The Mission RNs began their drive for representation in the wake of HCA’s February 2019 corporate takeover of the former community hospital, which was followed by a rapid decline in patient care conditions at the hospital, as noted by nurses and community residents.
“Mission Hospital is the only acute care facility in Asheville,” said Sue Fischer, a float pool RN at Mission. “Everyone in Asheville and the greater rural Western North Carolina region depends on Mission Hospital for their care.”
“Only a few months into the HCA buyout, we started to see dramatic decreases in the amount of staff and resources we had across the hospital,” said Fischer. “The nurse-to-patient ratios started to get much worse, equipment was replaced with cheaper versions, and certified nurse assistants, housekeepers, security, and phlebotomists, along with many other staff were let go in unprecedented levels.”
HCA told the nurses that “nothing would change for at least a year and a half,” recalled Amy Waters, RN in pediatric ICU. The RNs “did our own research and decided NNU was the right union for us.” Despite what she said is an often-heard view that “you don’t talk about unions in the South,” the nurses came to understand that “collective action gave us the ability to overcome that.”
In early March this year, the RNs filed their petition with the NLRB for a union election, and then had to wait and wait for six months before being able to vote – wait times for elections under the management-dominated Trump NLRB have generally doubled, giving employers more time to pressure workers to vote against union representation.
“During the time in between, we grew close as a group of nurses,” said Waters. “I met nurses from all over the hospital and we fought together through petitions, actions to address our concerns over patient care conditions, and the need for better protection against the virus and we were able to win victories.
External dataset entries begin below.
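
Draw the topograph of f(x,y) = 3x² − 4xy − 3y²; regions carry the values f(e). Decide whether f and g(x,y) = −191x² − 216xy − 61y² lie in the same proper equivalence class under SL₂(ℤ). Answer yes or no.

D₁ = 52, D₂ = 52
river cycle of f (length 10): (-3, 4, 3), (3, 2, -4), (-4, 6, 1), (1, 6, -4), (-4, 2, 3), (3, 4, -3), (-3, 2, 4), (4, 6, -1), (-1, 6, 4), (4, 2, -3)
river cycle of g (length 10): (-3, 4, 3), (3, 2, -4), (-4, 6, 1), (1, 6, -4), (-4, 2, 3), (3, 4, -3), (-3, 2, 4), (4, 6, -1), (-1, 6, 4), (4, 2, -3)
cycles coincide ⇒ equivalent

yes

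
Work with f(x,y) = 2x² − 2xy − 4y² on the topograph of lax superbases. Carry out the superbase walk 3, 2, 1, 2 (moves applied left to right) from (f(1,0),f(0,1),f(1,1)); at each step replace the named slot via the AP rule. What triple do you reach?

start (2,-4,-4) = (f(1,0),f(0,1),f(1,1))
replace slot 3: 2·(2+(-4)) − (-4) = 0 → (2,-4,0)
replace slot 2: 2·(2+0) − (-4) = 8 → (2,8,0)
replace slot 1: 2·(8+0) − 2 = 14 → (14,8,0)
replace slot 2: 2·(14+0) − 8 = 20 → (14,20,0)

14,20,0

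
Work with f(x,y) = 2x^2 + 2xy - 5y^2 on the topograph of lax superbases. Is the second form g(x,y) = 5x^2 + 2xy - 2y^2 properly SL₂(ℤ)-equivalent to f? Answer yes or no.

D₁ = 44, D₂ = 44
river cycle of f (length 2): (2, 6, -1), (-1, 6, 2)
river cycle of g (length 2): (-2, 6, 1), (1, 6, -2)
cycles differ ⇒ inequivalent

no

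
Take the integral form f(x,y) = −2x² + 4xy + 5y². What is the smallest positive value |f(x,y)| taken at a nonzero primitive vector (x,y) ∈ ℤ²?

river: ρ → (5,6,-1)
river: ρ → (-1,6,5)
river: ρ → (5,4,-2)
river: ρ → (-2,4,5)
closes: descent 0, river 4
min |a| on river = 1

1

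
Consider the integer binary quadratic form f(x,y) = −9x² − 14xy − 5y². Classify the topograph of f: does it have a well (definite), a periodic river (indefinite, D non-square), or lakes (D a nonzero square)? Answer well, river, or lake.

D = b²−4ac = (-14)² − 4·(-9)·(-5) = 16
D = 4² is a perfect square ⇒ form factors over ℤ ⇒ lakes

lake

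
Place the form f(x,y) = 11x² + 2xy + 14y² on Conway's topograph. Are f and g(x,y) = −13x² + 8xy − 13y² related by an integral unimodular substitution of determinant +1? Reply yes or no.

D₁ = -612, D₂ = -612
f: reduced (well bottom): (11,2,14) with a≤c, −a<b≤a
g is negative-definite; reduce −g:
−g: flip: (13,-8,13)→(13,8,13)
−g: reduced (well bottom): (13,8,13) with a≤c, −a<b≤a
flip sign back: reduced form of g is (-13,-8,-13)
reduced forms (11, 2, 14) vs (-13, -8, -13) ⇒ inequivalent

no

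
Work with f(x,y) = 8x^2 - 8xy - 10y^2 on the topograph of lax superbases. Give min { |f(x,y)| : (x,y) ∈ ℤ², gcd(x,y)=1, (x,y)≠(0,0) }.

descent: ρ → (-10,8,8)  [lands on river]
river: ρ → (8,8,-10)
river: ρ → (-10,12,6)
river: ρ → (6,12,-10)
closes: descent 1, river 4
min |a| on river = 6

6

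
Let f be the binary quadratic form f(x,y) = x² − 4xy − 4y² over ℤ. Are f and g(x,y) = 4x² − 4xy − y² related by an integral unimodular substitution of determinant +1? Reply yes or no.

D₁ = 32, D₂ = 32
river cycle of f (length 2): (-4, 4, 1), (1, 4, -4)
river cycle of g (length 2): (-1, 4, 4), (4, 4, -1)
cycles differ ⇒ inequivalent

no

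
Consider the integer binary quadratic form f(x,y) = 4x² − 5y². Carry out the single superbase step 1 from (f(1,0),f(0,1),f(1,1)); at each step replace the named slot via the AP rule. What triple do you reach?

start (4,-5,-1) = (f(1,0),f(0,1),f(1,1))
replace slot 1: 2·((-5)+(-1)) − 4 = -16 → (-16,-5,-1)

-16,-5,-1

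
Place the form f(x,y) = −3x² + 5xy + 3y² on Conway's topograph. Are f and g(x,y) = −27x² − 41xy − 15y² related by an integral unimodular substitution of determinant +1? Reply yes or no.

D₁ = 61, D₂ = 61
river cycle of f (length 6): (3, 7, -1), (-1, 7, 3), (3, 5, -3), (-3, 7, 1), (1, 7, -3), (-3, 5, 3)
river cycle of g (length 6): (-1, 7, 3), (3, 5, -3), (-3, 7, 1), (1, 7, -3), (-3, 5, 3), (3, 7, -1)
cycles coincide ⇒ equivalent

yes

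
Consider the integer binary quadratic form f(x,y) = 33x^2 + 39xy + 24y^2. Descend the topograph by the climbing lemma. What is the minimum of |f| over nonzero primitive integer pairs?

translate: b→-27 (≡39 mod 66), so (33,39,24)→(33,-27,18)
flip: (33,-27,18)→(18,27,33)
translate: b→-9 (≡27 mod 36), so (18,27,33)→(18,-9,24)
reduced (well bottom): (18,-9,24) with a≤c, −a<b≤a
well minimum = a = 18

18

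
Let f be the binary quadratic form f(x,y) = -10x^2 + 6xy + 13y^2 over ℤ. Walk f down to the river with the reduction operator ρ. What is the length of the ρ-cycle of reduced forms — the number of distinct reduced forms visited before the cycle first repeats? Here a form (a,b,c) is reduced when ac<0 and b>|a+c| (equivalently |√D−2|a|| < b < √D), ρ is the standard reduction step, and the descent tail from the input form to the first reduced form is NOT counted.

D = 556, ⌊√D⌋ = 23
river: ρ → (13,20,-3)
river: ρ → (-3,22,6)
river: ρ → (6,14,-15)
river: ρ → (-15,16,5)
river: ρ → (5,14,-18)
river: ρ → (-18,22,1)
river: ρ → (1,22,-18)
river: ρ → (-18,14,5)
river: ρ → (5,16,-15)
river: ρ → (-15,14,6)
river: ρ → (6,22,-3)
river: ρ → (-3,20,13)
river: ρ → (13,6,-10)
river: ρ → (-10,14,9)
river: ρ → (9,22,-2)
river: ρ → (-2,22,9)
river: ρ → (9,14,-10)
river: ρ → (-10,6,13)
ρ-cycle length = 18 (tail of 0 descent steps not counted)

18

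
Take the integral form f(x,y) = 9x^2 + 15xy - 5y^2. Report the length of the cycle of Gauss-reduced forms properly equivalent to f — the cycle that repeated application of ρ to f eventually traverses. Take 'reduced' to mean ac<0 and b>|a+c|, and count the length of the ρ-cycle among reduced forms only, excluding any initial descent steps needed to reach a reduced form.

D = 405, ⌊√D⌋ = 20
river: ρ → (-5,15,9)
river: ρ → (9,3,-11)
river: ρ → (-11,19,1)
river: ρ → (1,19,-11)
river: ρ → (-11,3,9)
river: ρ → (9,15,-5)
ρ-cycle length = 6 (tail of 0 descent steps not counted)

6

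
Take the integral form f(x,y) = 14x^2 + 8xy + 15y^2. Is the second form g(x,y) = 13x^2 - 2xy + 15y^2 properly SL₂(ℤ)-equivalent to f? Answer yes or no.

D₁ = -776, D₂ = -776
f: reduced (well bottom): (14,8,15) with a≤c, −a<b≤a
g: reduced (well bottom): (13,-2,15) with a≤c, −a<b≤a
reduced forms (14, 8, 15) vs (13, -2, 15) ⇒ inequivalent

no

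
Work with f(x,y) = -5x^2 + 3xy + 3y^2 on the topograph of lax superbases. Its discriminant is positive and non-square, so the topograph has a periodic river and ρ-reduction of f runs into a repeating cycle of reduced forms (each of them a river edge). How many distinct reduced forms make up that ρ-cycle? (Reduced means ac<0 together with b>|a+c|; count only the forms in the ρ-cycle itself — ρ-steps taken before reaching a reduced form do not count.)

D = 69, ⌊√D⌋ = 8
river: ρ → (3,3,-5)
river: ρ → (-5,7,1)
river: ρ → (1,7,-5)
river: ρ → (-5,3,3)
ρ-cycle length = 4 (tail of 0 descent steps not counted)

4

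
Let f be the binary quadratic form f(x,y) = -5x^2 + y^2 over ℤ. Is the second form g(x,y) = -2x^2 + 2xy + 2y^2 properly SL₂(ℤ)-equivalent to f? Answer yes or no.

D₁ = 20, D₂ = 20
river cycle of f (length 2): (1, 4, -1), (-1, 4, 1)
river cycle of g (length 2): (2, 2, -2), (-2, 2, 2)
cycles differ ⇒ inequivalent

no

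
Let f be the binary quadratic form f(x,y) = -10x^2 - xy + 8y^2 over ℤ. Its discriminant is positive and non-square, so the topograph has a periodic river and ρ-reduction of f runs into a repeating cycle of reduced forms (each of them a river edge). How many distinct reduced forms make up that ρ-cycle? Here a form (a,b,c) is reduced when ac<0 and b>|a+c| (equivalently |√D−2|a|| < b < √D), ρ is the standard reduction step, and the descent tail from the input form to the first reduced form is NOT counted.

D = 321, ⌊√D⌋ = 17
descent: ρ → (8,17,-1)  [lands on river]
river: ρ → (-1,17,8)
river: ρ → (8,15,-3)
river: ρ → (-3,15,8)
ρ-cycle length = 4 (tail of 1 descent step not counted)

4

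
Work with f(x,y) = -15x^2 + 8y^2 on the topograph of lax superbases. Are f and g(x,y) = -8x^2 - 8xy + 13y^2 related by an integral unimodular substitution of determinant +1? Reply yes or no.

D₁ = 480, D₂ = 480
river cycle of f (length 4): (8, 16, -7), (-7, 12, 12), (12, 12, -7), (-7, 16, 8)
river cycle of g (length 4): (13, 8, -8), (-8, 8, 13), (13, 18, -3), (-3, 18, 13)
cycles differ ⇒ inequivalent

no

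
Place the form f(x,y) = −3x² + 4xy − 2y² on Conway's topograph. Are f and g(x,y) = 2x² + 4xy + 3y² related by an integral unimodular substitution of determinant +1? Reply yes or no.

D₁ = -8, D₂ = -8
f is negative-definite; reduce −f:
−f: translate: b→2 (≡-4 mod 6), so (3,-4,2)→(3,2,1)
−f: flip: (3,2,1)→(1,-2,3)
−f: translate: b→0 (≡-2 mod 2), so (1,-2,3)→(1,0,2)
−f: reduced (well bottom): (1,0,2) with a≤c, −a<b≤a
flip sign back: reduced form of f is (-1,0,-2)
g: translate: b→0 (≡4 mod 4), so (2,4,3)→(2,0,1)
g: flip: (2,0,1)→(1,0,2)
g: reduced (well bottom): (1,0,2) with a≤c, −a<b≤a
reduced forms (-1, 0, -2) vs (1, 0, 2) ⇒ inequivalent

no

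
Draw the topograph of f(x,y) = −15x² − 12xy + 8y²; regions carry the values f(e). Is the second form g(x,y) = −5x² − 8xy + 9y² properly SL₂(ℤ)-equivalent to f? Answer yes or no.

D₁ = 624, D₂ = 244
discriminants differ ⇒ not SL₂(ℤ)-equivalent

no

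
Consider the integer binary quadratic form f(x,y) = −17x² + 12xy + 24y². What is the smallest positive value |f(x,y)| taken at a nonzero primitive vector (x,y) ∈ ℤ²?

river: ρ → (24,36,-5)
river: ρ → (-5,34,31)
river: ρ → (31,28,-8)
river: ρ → (-8,36,15)
river: ρ → (15,24,-20)
river: ρ → (-20,16,19)
river: ρ → (19,22,-17)
river: ρ → (-17,12,24)
closes: descent 0, river 8
min |a| on river = 5

5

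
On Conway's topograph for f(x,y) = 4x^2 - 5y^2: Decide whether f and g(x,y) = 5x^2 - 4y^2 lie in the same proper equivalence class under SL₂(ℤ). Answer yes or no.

D₁ = 80, D₂ = 80
river cycle of f (length 2): (4, 8, -1), (-1, 8, 4)
river cycle of g (length 2): (-4, 8, 1), (1, 8, -4)
cycles differ ⇒ inequivalent

no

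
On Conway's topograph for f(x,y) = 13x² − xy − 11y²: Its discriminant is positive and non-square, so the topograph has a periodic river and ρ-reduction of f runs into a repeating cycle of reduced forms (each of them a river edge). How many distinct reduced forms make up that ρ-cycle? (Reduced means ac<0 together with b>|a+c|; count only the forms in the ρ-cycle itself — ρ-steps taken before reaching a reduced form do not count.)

D = 573, ⌊√D⌋ = 23
descent: ρ → (-11,23,1)  [lands on river]
river: ρ → (1,23,-11)
river: ρ → (-11,21,3)
river: ρ → (3,21,-11)
ρ-cycle length = 4 (tail of 1 descent step not counted)

4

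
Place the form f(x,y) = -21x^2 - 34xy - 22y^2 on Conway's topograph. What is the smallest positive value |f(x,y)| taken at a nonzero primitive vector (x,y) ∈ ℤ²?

translate: b→-8 (≡34 mod 42), so (21,34,22)→(21,-8,9)
flip: (21,-8,9)→(9,8,21)
reduced (well bottom): (9,8,21) with a≤c, −a<b≤a
well minimum |f| = |-9| = 9 (negative-definite)

9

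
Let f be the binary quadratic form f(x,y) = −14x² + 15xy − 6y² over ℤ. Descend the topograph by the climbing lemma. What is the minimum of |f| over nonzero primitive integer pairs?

translate: b→13 (≡-15 mod 28), so (14,-15,6)→(14,13,5)
flip: (14,13,5)→(5,-13,14)
translate: b→-3 (≡-13 mod 10), so (5,-13,14)→(5,-3,6)
reduced (well bottom): (5,-3,6) with a≤c, −a<b≤a
well minimum |f| = |-5| = 5 (negative-definite)

5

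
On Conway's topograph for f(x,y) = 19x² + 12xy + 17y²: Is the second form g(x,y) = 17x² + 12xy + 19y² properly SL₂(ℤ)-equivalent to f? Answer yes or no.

D₁ = -1148, D₂ = -1148
f: flip: (19,12,17)→(17,-12,19)
f: reduced (well bottom): (17,-12,19) with a≤c, −a<b≤a
g: reduced (well bottom): (17,12,19) with a≤c, −a<b≤a
reduced forms (17, -12, 19) vs (17, 12, 19) ⇒ inequivalent

no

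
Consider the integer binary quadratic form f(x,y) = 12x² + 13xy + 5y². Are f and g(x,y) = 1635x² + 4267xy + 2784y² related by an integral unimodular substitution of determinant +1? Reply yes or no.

D₁ = -71, D₂ = -71
f: translate: b→-11 (≡13 mod 24), so (12,13,5)→(12,-11,4)
f: flip: (12,-11,4)→(4,11,12)
f: translate: b→3 (≡11 mod 8), so (4,11,12)→(4,3,5)
f: reduced (well bottom): (4,3,5) with a≤c, −a<b≤a
g: translate: b→997 (≡4267 mod 3270), so (1635,4267,2784)→(1635,997,152)
g: flip: (1635,997,152)→(152,-997,1635)
g: translate: b→-85 (≡-997 mod 304), so (152,-997,1635)→(152,-85,12)
g: flip: (152,-85,12)→(12,85,152)
g: translate: b→-11 (≡85 mod 24), so (12,85,152)→(12,-11,4)
g: flip: (12,-11,4)→(4,11,12)
g: translate: b→3 (≡11 mod 8), so (4,11,12)→(4,3,5)
g: reduced (well bottom): (4,3,5) with a≤c, −a<b≤a
reduced forms (4, 3, 5) vs (4, 3, 5) ⇒ equivalent

yes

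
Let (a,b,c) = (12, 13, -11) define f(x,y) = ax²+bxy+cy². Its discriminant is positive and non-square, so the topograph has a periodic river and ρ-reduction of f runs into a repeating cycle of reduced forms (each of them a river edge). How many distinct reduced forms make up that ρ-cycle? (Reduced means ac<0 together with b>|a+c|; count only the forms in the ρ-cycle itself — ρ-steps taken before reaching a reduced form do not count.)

D = 697, ⌊√D⌋ = 26
river: ρ → (-11,9,14)
river: ρ → (14,19,-6)
river: ρ → (-6,17,17)
river: ρ → (17,17,-6)
river: ρ → (-6,19,14)
river: ρ → (14,9,-11)
river: ρ → (-11,13,12)
river: ρ → (12,11,-12)
river: ρ → (-12,13,11)
river: ρ → (11,9,-14)
river: ρ → (-14,19,6)
river: ρ → (6,17,-17)
river: ρ → (-17,17,6)
river: ρ → (6,19,-14)
river: ρ → (-14,9,11)
river: ρ → (11,13,-12)
river: ρ → (-12,11,12)
river: ρ → (12,13,-11)
ρ-cycle length = 18 (tail of 0 descent steps not counted)

18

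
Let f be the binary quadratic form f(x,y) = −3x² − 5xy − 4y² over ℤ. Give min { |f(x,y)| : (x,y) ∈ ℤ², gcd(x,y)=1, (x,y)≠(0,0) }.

translate: b→-1 (≡5 mod 6), so (3,5,4)→(3,-1,2)
flip: (3,-1,2)→(2,1,3)
reduced (well bottom): (2,1,3) with a≤c, −a<b≤a
well minimum |f| = |-2| = 2 (negative-definite)

2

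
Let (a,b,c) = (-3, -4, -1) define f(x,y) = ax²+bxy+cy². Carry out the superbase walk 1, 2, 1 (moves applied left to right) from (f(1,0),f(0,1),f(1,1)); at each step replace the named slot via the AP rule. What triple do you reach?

start (-3,-1,-8) = (f(1,0),f(0,1),f(1,1))
replace slot 1: 2·((-1)+(-8)) − (-3) = -15 → (-15,-1,-8)
replace slot 2: 2·((-15)+(-8)) − (-1) = -45 → (-15,-45,-8)
replace slot 1: 2·((-45)+(-8)) − (-15) = -91 → (-91,-45,-8)

-91,-45,-8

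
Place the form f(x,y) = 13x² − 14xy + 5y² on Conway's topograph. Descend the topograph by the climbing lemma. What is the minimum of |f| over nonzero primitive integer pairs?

translate: b→12 (≡-14 mod 26), so (13,-14,5)→(13,12,4)
flip: (13,12,4)→(4,-12,13)
translate: b→4 (≡-12 mod 8), so (4,-12,13)→(4,4,5)
reduced (well bottom): (4,4,5) with a≤c, −a<b≤a
well minimum = a = 4

4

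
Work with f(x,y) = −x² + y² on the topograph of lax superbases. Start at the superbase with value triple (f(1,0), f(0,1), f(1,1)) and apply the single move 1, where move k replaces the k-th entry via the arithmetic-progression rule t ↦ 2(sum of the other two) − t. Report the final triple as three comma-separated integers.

start (-1,1,0) = (f(1,0),f(0,1),f(1,1))
replace slot 1: 2·(1+0) − (-1) = 3 → (3,1,0)

3,1,0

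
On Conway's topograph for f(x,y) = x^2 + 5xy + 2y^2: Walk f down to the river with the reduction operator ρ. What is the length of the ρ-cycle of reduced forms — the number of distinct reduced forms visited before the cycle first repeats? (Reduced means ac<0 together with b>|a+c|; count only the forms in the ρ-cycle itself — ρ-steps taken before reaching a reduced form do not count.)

D = 17, ⌊√D⌋ = 4
descent: ρ → (2,3,-1)  [lands on river]
river: ρ → (-1,3,2)
river: ρ → (2,1,-2)
river: ρ → (-2,3,1)
river: ρ → (1,3,-2)
river: ρ → (-2,1,2)
ρ-cycle length = 6 (tail of 1 descent step not counted)

6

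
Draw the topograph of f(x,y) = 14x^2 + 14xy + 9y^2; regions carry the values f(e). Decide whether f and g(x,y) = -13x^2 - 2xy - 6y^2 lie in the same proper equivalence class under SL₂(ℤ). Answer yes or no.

D₁ = -308, D₂ = -308
f: flip: (14,14,9)→(9,-14,14)
f: translate: b→4 (≡-14 mod 18), so (9,-14,14)→(9,4,9)
f: reduced (well bottom): (9,4,9) with a≤c, −a<b≤a
g is negative-definite; reduce −g:
−g: flip: (13,2,6)→(6,-2,13)
−g: reduced (well bottom): (6,-2,13) with a≤c, −a<b≤a
flip sign back: reduced form of g is (-6,2,-13)
reduced forms (9, 4, 9) vs (-6, 2, -13) ⇒ inequivalent

no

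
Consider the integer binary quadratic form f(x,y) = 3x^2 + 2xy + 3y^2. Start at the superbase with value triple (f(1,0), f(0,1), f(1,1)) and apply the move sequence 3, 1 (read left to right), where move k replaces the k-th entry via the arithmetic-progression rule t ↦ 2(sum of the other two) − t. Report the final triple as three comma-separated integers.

start (3,3,8) = (f(1,0),f(0,1),f(1,1))
replace slot 3: 2·(3+3) − 8 = 4 → (3,3,4)
replace slot 1: 2·(3+4) − 3 = 11 → (11,3,4)

11,3,4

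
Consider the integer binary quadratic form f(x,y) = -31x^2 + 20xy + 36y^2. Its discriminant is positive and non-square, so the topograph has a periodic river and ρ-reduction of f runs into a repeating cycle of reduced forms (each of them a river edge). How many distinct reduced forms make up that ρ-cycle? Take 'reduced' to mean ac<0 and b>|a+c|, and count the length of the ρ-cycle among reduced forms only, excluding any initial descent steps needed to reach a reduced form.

D = 4864, ⌊√D⌋ = 69
river: ρ → (36,52,-15)
river: ρ → (-15,68,4)
river: ρ → (4,68,-15)
river: ρ → (-15,52,36)
river: ρ → (36,20,-31)
river: ρ → (-31,42,25)
river: ρ → (25,58,-15)
river: ρ → (-15,62,17)
river: ρ → (17,40,-48)
river: ρ → (-48,56,9)
river: ρ → (9,52,-60)
river: ρ → (-60,68,1)
river: ρ → (1,68,-60)
river: ρ → (-60,52,9)
river: ρ → (9,56,-48)
river: ρ → (-48,40,17)
river: ρ → (17,62,-15)
river: ρ → (-15,58,25)
river: ρ → (25,42,-31)
river: ρ → (-31,20,36)
ρ-cycle length = 20 (tail of 0 descent steps not counted)

20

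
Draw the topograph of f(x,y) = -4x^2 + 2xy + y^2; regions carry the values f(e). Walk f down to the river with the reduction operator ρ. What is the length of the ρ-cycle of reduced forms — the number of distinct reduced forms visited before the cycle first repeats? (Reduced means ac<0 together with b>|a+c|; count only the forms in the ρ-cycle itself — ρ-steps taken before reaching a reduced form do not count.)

D = 20, ⌊√D⌋ = 4
descent: ρ → (1,4,-1)  [lands on river]
river: ρ → (-1,4,1)
ρ-cycle length = 2 (tail of 1 descent step not counted)

2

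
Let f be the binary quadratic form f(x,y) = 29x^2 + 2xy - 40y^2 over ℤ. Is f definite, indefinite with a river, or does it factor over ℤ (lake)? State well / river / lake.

D = b²−4ac = 2² − 4·29·(-40) = 4644
D > 0 non-square ⇒ indefinite ⇒ periodic river

river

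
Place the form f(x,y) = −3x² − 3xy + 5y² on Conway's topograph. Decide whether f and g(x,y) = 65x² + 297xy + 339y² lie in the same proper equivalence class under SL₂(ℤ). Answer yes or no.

D₁ = 69, D₂ = 69
river cycle of f (length 4): (5, 3, -3), (-3, 3, 5), (5, 7, -1), (-1, 7, 5)
river cycle of g (length 4): (5, 3, -3), (-3, 3, 5), (5, 7, -1), (-1, 7, 5)
cycles coincide ⇒ equivalent

yes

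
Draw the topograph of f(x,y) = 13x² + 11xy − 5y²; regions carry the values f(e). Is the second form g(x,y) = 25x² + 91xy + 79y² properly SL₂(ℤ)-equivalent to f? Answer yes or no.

D₁ = 381, D₂ = 381
river cycle of f (length 6): (-5, 19, 1), (1, 19, -5), (-5, 11, 13), (13, 15, -3), (-3, 15, 13), (13, 11, -5)
river cycle of g (length 6): (13, 11, -5), (-5, 19, 1), (1, 19, -5), (-5, 11, 13), (13, 15, -3), (-3, 15, 13)
cycles coincide ⇒ equivalent

yes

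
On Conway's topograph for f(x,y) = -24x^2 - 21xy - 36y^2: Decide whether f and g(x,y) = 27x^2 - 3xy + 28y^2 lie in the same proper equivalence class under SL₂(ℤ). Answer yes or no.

D₁ = -3015, D₂ = -3015
f is negative-definite; reduce −f:
−f: reduced (well bottom): (24,21,36) with a≤c, −a<b≤a
flip sign back: reduced form of f is (-24,-21,-36)
g: reduced (well bottom): (27,-3,28) with a≤c, −a<b≤a
reduced forms (-24, -21, -36) vs (27, -3, 28) ⇒ inequivalent

no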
Staying active kept our unity, and the promise of a collective voice to win greater improvements.”
The strong support of the Asheville community – from elected leaders and the faith community to local organizations and their neighbors – was crucial for the nurses.
“Our families, friends and fellow citizens rely on the care we provide here,” said Hannah Drummond, a trauma care unit RN. “Their overwhelming love and support remind me of why we’re doing this. They gave us strength. I’m so grateful this victory will allow us to be better advocates for our community.”
Next up, the nurses will elect a team to represent them in contract negotiations with management for their first union contract.
“This victory is just the beginning,” said Alex Kimbro, a recovery room RN at Mission. “We are looking forward to bargaining for a fair contract to improve patient safety, as well as competitive wages to keep Asheville nurses working here in our community. We are more than ready to win the next chapter too.”